For other uses, see Río Ancho (disambiguation).
Paco de Lucia

"Río Ancho" is a Spanish flamenco guitar jazz piece that combines flamenco and gypsy jazz influences. The piece is in the key of E minor and progresses to A minor, D, G, C and B7. The original performances of the song had notable flute solos towards the end of the piece, reminiscent of classic Spanish gypsy music with trumpets. The track first featured on Paco de Lucia's 1976 album Almoraima.

In 1980, Paco de Lucia and Al Di Meola collaborated and produced an ensemble track composed of Di Meola's "Mediterranean Sundance" taken from his 1977 album Elegant Gypsy with "Río Ancho". It was performed live in San Francisco on December 5, 1980 and the set was released by Columbia Records as simply Friday Night in San Francisco.[1]

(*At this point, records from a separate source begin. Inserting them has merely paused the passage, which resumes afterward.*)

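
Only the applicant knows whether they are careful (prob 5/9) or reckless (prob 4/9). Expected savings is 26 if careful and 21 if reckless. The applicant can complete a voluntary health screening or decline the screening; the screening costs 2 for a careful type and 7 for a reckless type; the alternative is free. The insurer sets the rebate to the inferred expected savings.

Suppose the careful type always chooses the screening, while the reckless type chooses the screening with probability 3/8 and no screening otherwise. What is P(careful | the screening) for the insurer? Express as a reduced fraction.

P(the screening) = (5/9)·1 + (4/9)·(3/8) = 13/18.
By Bayes' rule, P(careful | the screening) = (5/9) / (13/18) = 10/13.

10/13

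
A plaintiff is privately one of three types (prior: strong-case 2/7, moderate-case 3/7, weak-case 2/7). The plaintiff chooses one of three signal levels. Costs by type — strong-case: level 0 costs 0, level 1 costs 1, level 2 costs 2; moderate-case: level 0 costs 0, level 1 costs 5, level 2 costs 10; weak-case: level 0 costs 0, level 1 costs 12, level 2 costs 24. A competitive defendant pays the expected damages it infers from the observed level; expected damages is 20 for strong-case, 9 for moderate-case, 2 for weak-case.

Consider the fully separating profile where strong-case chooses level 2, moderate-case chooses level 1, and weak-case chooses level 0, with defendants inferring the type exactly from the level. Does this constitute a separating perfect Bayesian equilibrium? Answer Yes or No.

Separating settlements: level 2 → 20, level 1 → 9, level 0 → 2.
strong-case (assigned level 2): level 0: 2 − 0 = 2; level 1: 9 − 1 = 8; level 2: 20 − 2 = 18. strong-case stays.
moderate-case (assigned level 1): level 0: 2 − 0 = 2; level 1: 9 − 5 = 4; level 2: 20 − 10 = 10. moderate-case prefers level 2.
weak-case (assigned level 0): level 0: 2 − 0 = 2; level 1: 9 − 12 = -3; level 2: 20 − 24 = -4. weak-case stays.
At least one type deviates; the separating profile fails.

No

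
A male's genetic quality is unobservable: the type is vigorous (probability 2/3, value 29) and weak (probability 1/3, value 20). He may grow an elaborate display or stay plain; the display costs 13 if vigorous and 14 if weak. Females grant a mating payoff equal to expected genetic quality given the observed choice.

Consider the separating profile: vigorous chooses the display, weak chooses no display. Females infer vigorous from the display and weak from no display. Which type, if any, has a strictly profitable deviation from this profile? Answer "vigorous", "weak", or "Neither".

vigorous

The display pays 29; no display pays 20.
vigorous: assigned the display, nets 29 − 13 = 16; deviating to no display nets 20.
weak: assigned no display, nets 20; deviating to the display nets 29 − 14 = 15.
The vigorous type gains 4 by deviating.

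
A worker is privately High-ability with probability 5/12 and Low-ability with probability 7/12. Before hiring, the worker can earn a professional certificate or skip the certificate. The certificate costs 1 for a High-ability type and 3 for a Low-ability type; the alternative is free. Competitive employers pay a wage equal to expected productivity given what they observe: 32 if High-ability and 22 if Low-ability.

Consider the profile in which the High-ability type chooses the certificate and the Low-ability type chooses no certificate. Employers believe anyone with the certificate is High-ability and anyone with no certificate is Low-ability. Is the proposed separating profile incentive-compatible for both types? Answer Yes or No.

No

Under these beliefs, the certificate earns wage 32 and no certificate earns wage 22.
High-ability: the certificate nets 32 − 1 = 31; no certificate nets 22. High-ability prefers the certificate.
Low-ability: the certificate nets 32 − 3 = 29; no certificate nets 22. Low-ability would deviate to the certificate.
Low-ability has a profitable deviation, so the profile is not an equilibrium.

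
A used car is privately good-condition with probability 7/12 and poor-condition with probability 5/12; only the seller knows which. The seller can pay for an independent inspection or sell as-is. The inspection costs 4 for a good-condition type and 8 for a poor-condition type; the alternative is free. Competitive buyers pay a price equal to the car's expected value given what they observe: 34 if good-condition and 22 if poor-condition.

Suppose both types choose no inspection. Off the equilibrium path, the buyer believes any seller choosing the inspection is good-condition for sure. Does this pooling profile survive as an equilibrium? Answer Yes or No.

No

On path, the buyer holds the prior and pays 7/12·34 + 5/12·22 = 29. Off path (the inspection), believing good-condition, it pays 34.
good-condition: no inspection nets 29; the inspection nets 34 − 4 = 30. good-condition would deviate.
poor-condition: no inspection nets 29; the inspection nets 34 − 8 = 26. poor-condition stays.
A type deviates, so pooling fails.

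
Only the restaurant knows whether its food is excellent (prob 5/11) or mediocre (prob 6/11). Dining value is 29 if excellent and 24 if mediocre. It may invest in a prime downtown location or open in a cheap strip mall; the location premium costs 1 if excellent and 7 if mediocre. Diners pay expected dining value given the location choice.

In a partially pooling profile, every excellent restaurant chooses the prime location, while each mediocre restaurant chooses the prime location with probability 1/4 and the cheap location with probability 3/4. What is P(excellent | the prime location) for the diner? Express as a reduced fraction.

10/13

P(the prime location) = (5/11)·1 + (6/11)·(1/4) = 13/22.
By Bayes' rule, P(excellent | the prime location) = (5/11) / (13/22) = 10/13.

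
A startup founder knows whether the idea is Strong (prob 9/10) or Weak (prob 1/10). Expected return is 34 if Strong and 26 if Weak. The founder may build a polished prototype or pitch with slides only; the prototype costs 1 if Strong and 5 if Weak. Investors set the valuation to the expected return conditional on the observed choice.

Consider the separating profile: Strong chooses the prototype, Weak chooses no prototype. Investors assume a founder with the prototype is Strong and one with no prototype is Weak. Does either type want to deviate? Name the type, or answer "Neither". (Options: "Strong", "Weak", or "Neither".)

The prototype pays 34; no prototype pays 26.
Strong: assigned the prototype, nets 34 − 1 = 33; deviating to no prototype nets 26.
Weak: assigned no prototype, nets 26; deviating to the prototype nets 34 − 5 = 29.
The Weak type gains 3 by deviating.

Weak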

The collaborative version of the song consists of a relatively simple lyrical harmonic progression, adorned by a flamenco rhythm. However, it poses extreme technical difficulties to the performers, due to the speed and precision required of Di Meola's picking on the steel-stringed guitar, playing extremely long melodic phrases, and to Paco De Lucia's complex fingerpicking on the Flamenco guitar, as well as the exact matching of Di Meola and De Lucía's solos which frequently consist of them both playing a rapid set of matching or corresponding notes. They resort to many guitar performance techniques and fingerstyles, such as drumming guitar tops, strumming (both solo and together), bare thumb plucking, palm muting, tremolo picking, hammer-ons and pull-offs, sweep picking, vibratos and glissandos. The song was an instant success.[2][3] A slightly shorter version of it was included in the November 1996 album "Pavarotti & Friends for War Child" (Track 15).

The 1980 version proved the more successful version and the Mediterranean Sundance and Río Ancho track has since been performed by many artists such as Marco Porcu, Seis Cuerdas, Jorge Martinez and La Peña Flamenca and has become a gypsy jazz classic.